ArbeitnehmerInnenfreizügigkeit und Dienstleistungsfreiheit müssen als Gesamtpaket betrachtet werden

Wien (ÖGB). Um die EU-Erweiterung tatsächlich erfolgreich gestalten zu können, sind Übergangsregelungen sowohl bei der ArbeitnehmerInnenfreizügigkeit als auch bei der Dienstleistungsfreiheit notwendig, stellt ÖGB-Vizepräsident und Vorsitzender der Gewerkschaft Bau-Holz, Johann Driemer, fest. Ohne diesbezügliche Übergangsregelungen würde vor allem der österreichische Arbeitsmarkt, aber auch die wirtschaftliche Basis zahlreicher Klein- und Mittelbetriebe zusätzlich belastet.++++

Der Erfolg der EU-Erweiterung hängt im Wesentlichen von entsprechenden Übergangsregelungen im Bereich der ArbeitnehmerInnenfreizügigkeit und der Dienstleistungsfreiheit ab. ArbeitnehmerInnenfreizügigkeit und Dienstleistungsfreiheit sind als Gesamtpaket zu betrachten. Wird nur eines der beiden Gebiete mit Übergangsfristen geregelt, so treten die Probleme am Arbeitsmarkt und für Klein- und Mittelunternehmen dennoch in voller Schärfe zu Tage:
Wird nur die ArbeitnehmerInnenfreizügigkeit mit einer Übergangsfrist belegt, so werden Umgehungsstrategien mit Hilfe der Dienstleistungsfreiheit erfolgen. Für den österreichischen Arbeitsmarkt hat es den selben Effekt, wenn zahlreiche ArbeitnehmerInnen plötzlich in einer Branche Beschäftigung suchen, wie wenn zahlreiche ausländische Unternehmen mit ihren eigenen Arbeitskräften den österreichischen Markt mit Billigangeboten überschwemmen. Ohne entsprechende Regelungen, so der ÖGB-Vizepräsident, könnte es zu teilweise katastrophalen Auswirkungen auf den österreichischen Arbeitsmarkt kommen. Seitens der EU wolle man allerdings bei der Dienstleistungsfreiheit nur für einzelne Branchen und nur für bestimmte Regionen Übergangsfristen. Driemer:
"Das ist völlig unannehmbar. Wenn die EU und auch die österreichische Regierung hier nicht umdenken, wird die Erweiterung kein Erfolg. Und das kann doch niemand wollen."

Die Position der EU:
In Anlehnung an das "Fünf plus zwei"-Modell bei der ArbeitnehmerInnenfreizügigkeit soll es bei der Dienstleistungsfreiheit etwa für die Branchen Bau, Reinigung, Soziale Dienste, Bewachung und Gartenbau Übergangsfristen geben. Diese sollten allerdings nur für bestimmte Regionen gelten. Für so sensible Bereiche wie etwa den Tourismus, den Transportbereich oder auch für IT-Anbieter sollte dagegen bereits mit dem ersten Tag des Beitritts die Dienstleistungsfreiheit gelten.

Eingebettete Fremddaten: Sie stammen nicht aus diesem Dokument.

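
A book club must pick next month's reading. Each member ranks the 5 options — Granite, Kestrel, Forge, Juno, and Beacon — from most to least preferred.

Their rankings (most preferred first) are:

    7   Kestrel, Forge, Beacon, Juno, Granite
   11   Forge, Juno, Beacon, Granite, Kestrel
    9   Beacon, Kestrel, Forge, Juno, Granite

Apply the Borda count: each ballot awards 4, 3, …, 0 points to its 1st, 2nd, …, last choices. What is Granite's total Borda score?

11

Borda scores:
  Granite: 7·0 + 11·1 + 9·0 = 11
  Kestrel: 7·4 + 11·0 + 9·3 = 55
  Forge: 7·3 + 11·4 + 9·2 = 83
  Juno: 7·1 + 11·3 + 9·1 = 49
  Beacon: 7·2 + 11·2 + 9·4 = 72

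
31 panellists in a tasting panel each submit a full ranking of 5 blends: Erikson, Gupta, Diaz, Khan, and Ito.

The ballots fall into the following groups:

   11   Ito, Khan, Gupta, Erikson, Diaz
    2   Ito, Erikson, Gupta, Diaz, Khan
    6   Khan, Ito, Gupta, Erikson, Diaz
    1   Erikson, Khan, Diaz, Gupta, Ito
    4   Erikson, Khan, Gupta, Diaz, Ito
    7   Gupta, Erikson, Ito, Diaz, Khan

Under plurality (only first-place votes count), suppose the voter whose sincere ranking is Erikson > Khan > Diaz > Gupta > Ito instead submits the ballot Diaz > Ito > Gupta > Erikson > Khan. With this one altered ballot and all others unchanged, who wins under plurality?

Ito

First-place totals with the altered ballot: Erikson 4, Gupta 7, Diaz 1, Khan 6, Ito 13.
The winner is unchanged: still Ito.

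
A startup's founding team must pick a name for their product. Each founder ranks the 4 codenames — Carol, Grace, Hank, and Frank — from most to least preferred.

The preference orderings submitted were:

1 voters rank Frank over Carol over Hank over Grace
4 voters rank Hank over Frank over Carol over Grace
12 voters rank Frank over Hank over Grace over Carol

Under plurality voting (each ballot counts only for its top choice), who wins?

First-place vote totals:
  Carol: 0
  Grace: 0
  Hank: 4
  Frank: 13
Frank has the most first-place votes.

Frank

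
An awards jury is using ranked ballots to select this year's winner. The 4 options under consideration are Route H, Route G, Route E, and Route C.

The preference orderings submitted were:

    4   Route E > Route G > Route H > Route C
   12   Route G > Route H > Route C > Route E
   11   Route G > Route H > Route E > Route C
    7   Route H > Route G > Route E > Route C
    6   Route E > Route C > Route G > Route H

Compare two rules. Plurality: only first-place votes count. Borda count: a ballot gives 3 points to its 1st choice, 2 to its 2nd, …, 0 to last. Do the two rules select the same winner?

Yes

Plurality first-place counts: Route H 7, Route G 23, Route E 10, Route C 0 → Route G.
Borda totals: Route H 71, Route G 97, Route E 48, Route C 24 → Route G.
The two rules agree on Route G.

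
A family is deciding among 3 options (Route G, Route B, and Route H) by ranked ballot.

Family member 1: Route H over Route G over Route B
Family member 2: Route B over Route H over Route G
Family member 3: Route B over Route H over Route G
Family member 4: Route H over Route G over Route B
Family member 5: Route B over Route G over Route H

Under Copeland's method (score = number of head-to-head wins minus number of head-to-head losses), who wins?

Route B

Pairwise results:
  Route G vs Route B: Route B wins 3–2.
  Route G vs Route H: Route H wins 4–1.
  Route B vs Route H: Route B wins 3–2.
Copeland scores (wins − losses):
  Route G: 0 − 2 = -2
  Route B: 2 − 0 = 2
  Route H: 1 − 1 = 0
Route B has the best Copeland score.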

Driemer: "Damit könnten Billigstanbieter aus den neuen Mitgliedsländern vor allem im Grenzbereich und in den österreichischen Ballungszentren die heimischen Anbieter vom Markt verdrängen und Arbeitsplätze gefährden." Folgende Szenarien wären durchaus möglich:

Ein Spediteur mit Sitz in Brünn bietet seine Leistungen zu Spottpreisen in Österreich an. Möglich ist dies, da die Lohnkosten in Brünn nur einen Bruchteil der österreichischen Lohnkosten ausmachen. Die Folge: Die heimischen Frächter kommen noch mehr unter Preisdruck, der Leistungsdruck auf die Fahrer steigt und die nächste Lkw-Katastrophe ist praktisch vorprogrammiert.

Eine Cateringfirma mit Sitz in Sopron liefert ebenfalls wegen der besonders niedrigen Lohnkosten in Ungarn zu Billigstpreisen nach Wien. Auch hier wären in kürzester Zeit hunderte Arbeitsplätze in Österreich gefährdet.

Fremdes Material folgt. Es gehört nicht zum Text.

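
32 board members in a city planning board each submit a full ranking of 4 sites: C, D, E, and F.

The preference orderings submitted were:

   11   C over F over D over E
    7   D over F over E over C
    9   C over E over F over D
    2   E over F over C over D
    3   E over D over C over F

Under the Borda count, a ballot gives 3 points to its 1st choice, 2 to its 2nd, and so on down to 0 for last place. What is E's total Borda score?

40

Borda scores:
  C: 11·3 + 7·0 + 9·3 + 2·1 + 3·1 = 65
  D: 11·1 + 7·3 + 9·0 + 2·0 + 3·2 = 38
  E: 11·0 + 7·1 + 9·2 + 2·3 + 3·3 = 40
  F: 11·2 + 7·2 + 9·1 + 2·2 + 3·0 = 49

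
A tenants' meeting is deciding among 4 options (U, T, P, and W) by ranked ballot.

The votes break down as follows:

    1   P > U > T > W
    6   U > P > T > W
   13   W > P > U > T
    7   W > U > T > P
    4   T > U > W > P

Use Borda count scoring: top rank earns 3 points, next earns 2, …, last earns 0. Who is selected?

Borda scores:
  U: 2 + 6·3 + 13·1 + 7·2 + 4·2 = 55
  T: 1 + 6·1 + 13·0 + 7·1 + 4·3 = 26
  P: 3 + 6·2 + 13·2 + 7·0 + 4·0 = 41
  W: 0 + 6·0 + 13·3 + 7·3 + 4·1 = 64
W has the highest total.

W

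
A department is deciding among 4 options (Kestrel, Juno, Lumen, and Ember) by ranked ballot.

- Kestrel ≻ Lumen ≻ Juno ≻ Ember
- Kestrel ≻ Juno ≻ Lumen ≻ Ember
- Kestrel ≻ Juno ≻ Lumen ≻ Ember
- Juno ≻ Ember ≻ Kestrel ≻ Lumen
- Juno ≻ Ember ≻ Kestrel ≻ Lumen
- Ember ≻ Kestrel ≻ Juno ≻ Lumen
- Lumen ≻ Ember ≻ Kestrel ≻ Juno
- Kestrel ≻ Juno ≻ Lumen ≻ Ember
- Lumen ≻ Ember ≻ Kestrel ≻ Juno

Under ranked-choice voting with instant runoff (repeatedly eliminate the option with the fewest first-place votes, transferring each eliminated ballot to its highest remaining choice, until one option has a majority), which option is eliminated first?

Round 1: Kestrel 4, Juno 2, Lumen 2, Ember 1. Ember has the fewest and is eliminated.
Round 2: Kestrel 5, Juno 2, Lumen 2. Kestrel has a majority.

Ember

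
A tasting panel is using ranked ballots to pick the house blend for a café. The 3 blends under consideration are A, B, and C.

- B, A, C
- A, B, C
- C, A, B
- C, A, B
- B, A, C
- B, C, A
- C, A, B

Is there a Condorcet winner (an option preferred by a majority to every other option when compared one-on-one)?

No

Head-to-head results (7 voters total):
A vs B: A wins 4–3.
A vs C: C wins 4–3.
B vs C: B wins 4–3.
No candidate beats all others: A beats B beats C beats A, a majority cycle.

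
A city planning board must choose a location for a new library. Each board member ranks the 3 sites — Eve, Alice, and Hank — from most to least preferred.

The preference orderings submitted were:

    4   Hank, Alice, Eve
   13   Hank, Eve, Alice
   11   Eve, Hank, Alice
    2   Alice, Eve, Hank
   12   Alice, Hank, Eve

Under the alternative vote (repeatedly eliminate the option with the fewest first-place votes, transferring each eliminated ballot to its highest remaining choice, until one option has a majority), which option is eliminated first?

Round 1: Hank 17, Alice 14, Eve 11. Eve has the fewest and is eliminated.
Round 2: Hank 28, Alice 14. Hank has a majority.

Eve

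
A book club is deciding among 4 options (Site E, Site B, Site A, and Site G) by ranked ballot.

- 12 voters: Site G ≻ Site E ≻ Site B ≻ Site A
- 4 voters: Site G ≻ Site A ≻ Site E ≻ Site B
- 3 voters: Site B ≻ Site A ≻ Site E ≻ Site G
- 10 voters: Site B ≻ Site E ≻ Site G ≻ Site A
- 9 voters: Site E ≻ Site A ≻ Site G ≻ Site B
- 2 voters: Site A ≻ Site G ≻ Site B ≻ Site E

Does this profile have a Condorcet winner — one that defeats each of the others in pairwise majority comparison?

Yes

Head-to-head results (40 voters total):
Site E vs Site B: Site E wins 25–15.
Site E vs Site A: Site E wins 31–9.
Site E vs Site G: Site E wins 22–18.
Site B vs Site A: Site B wins 25–15.
Site B vs Site G: Site G wins 27–13.
Site A vs Site G: Site G wins 26–14.
Site E beats each rival — Site B (25–15), Site A (31–9), Site G (22–18) — so Site E is the Condorcet winner.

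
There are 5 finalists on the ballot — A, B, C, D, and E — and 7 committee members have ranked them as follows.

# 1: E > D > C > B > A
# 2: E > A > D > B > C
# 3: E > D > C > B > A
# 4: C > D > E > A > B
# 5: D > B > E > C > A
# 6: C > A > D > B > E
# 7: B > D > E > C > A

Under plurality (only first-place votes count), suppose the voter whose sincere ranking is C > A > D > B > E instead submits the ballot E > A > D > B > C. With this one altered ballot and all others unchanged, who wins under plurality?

E

First-place totals with the altered ballot: A 0, B 1, C 1, D 1, E 4.
The winner is unchanged: still E.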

Driemer: "Aber auch in den so genannten 'befristeten Branchen' wird es ohne strenge Übergangsregelungen für Selbstständige zu unerträglichen Problemen kommen. In den meisten Branchen genügt es, sich als selbstständiger Einzelunternehmer anzubieten oder Subaufträge anzunehmen, und der freie Zugang auf den österreichischen Arbeitsmarkt ist selbst bei Übergangsfristen gewährleistet."

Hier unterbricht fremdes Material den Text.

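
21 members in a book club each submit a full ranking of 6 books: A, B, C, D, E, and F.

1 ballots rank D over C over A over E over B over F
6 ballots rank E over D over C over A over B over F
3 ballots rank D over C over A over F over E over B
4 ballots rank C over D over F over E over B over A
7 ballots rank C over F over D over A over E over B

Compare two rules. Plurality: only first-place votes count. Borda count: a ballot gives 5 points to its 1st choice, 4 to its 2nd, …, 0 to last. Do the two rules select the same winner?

Yes

Plurality first-place counts: A 0, B 0, C 11, D 4, E 6, F 0 → C.
Borda totals: A 38, B 11, C 89, D 81, E 50, F 46 → C.
The two rules agree on C.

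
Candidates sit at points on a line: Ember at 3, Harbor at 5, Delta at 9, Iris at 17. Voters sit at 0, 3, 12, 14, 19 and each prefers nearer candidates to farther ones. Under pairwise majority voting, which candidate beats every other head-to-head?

With single-peaked preferences on a line, the Condorcet winner is the candidate closest to the median voter.
The median voter (position 12) is closest to Delta at 9.
Check: Delta vs Ember — voters closer to Delta: 3 of 5.

Delta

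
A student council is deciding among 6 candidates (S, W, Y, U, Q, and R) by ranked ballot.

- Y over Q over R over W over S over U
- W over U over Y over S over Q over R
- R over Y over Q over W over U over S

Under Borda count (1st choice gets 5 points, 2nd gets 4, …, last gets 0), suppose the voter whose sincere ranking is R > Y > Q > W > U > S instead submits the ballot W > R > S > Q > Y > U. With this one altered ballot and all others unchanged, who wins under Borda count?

W

Borda totals with the altered ballot: S 6, W 12, Y 9, U 4, Q 7, R 7.
The switch changes the winner from Y to W.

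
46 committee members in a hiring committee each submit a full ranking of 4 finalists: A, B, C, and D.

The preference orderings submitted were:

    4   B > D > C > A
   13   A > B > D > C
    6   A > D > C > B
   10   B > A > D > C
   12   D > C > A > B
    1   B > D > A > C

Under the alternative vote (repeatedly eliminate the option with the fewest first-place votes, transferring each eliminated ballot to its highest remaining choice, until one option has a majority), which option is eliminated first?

C

Round 1: A 19, B 15, D 12, C 0. C has the fewest and is eliminated.
Round 2: A 19, B 15, D 12. D has the fewest and is eliminated.
Round 3: A 31, B 15. A has a majority.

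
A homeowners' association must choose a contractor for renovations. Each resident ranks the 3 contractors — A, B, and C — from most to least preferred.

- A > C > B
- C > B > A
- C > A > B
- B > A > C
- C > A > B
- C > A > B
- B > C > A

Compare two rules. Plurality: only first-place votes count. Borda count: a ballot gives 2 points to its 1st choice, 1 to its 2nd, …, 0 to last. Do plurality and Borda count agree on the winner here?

Yes

Plurality first-place counts: A 1, B 2, C 4 → C.
Borda totals: A 6, B 5, C 10 → C.
The two rules agree on C.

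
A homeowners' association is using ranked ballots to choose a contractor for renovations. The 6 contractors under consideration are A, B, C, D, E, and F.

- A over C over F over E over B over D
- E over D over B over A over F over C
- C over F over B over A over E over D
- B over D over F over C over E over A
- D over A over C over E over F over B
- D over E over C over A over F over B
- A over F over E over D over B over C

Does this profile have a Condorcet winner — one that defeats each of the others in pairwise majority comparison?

No

Head-to-head results (7 voters total):
A vs B: A wins 4–3.
A vs C: A wins 4–3.
A vs D: D wins 4–3.
A vs E: A wins 4–3.
A vs F: A wins 5–2.
B vs C: C wins 4–3.
B vs D: D wins 4–3.
B vs E: E wins 5–2.
B vs F: F wins 5–2.
C vs D: D wins 5–2.
C vs E: C wins 4–3.
C vs F: C wins 4–3.
D vs E: E wins 4–3.
D vs F: D wins 4–3.
E vs F: F wins 4–3.
No candidate beats all others: A beats E beats D beats A, a majority cycle.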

Driemer: "Es reicht nicht aus, dass die Bundesregierung sich immer wieder rühmt, die Dienstleistungsfreiheit in gemeinsamen Positionspapieren der EU, wie etwa zum Beitritt Ungarns im November 1999 und im Februar 2001, aufzunehmen, es geht vielmehr darum, jetzt, wo es mit dem Beitritt "ernst´ wird, von Absichtserklärungen zu befriedigenden Lösungen zu kommen." Der ÖGB-Vizepräsident appelliert daher an die österreichische Regierung und an die EU, das Problem endlich zu erkennen und sich gemeinsam mit den BürgerInnen und Sozialpartnern für klare Übergangsregelungen zu entscheiden. Driemer: "Es geht darum, gemeinsam für den Erfolg dieses großen Friedensprojektes zu sorgen."(ff)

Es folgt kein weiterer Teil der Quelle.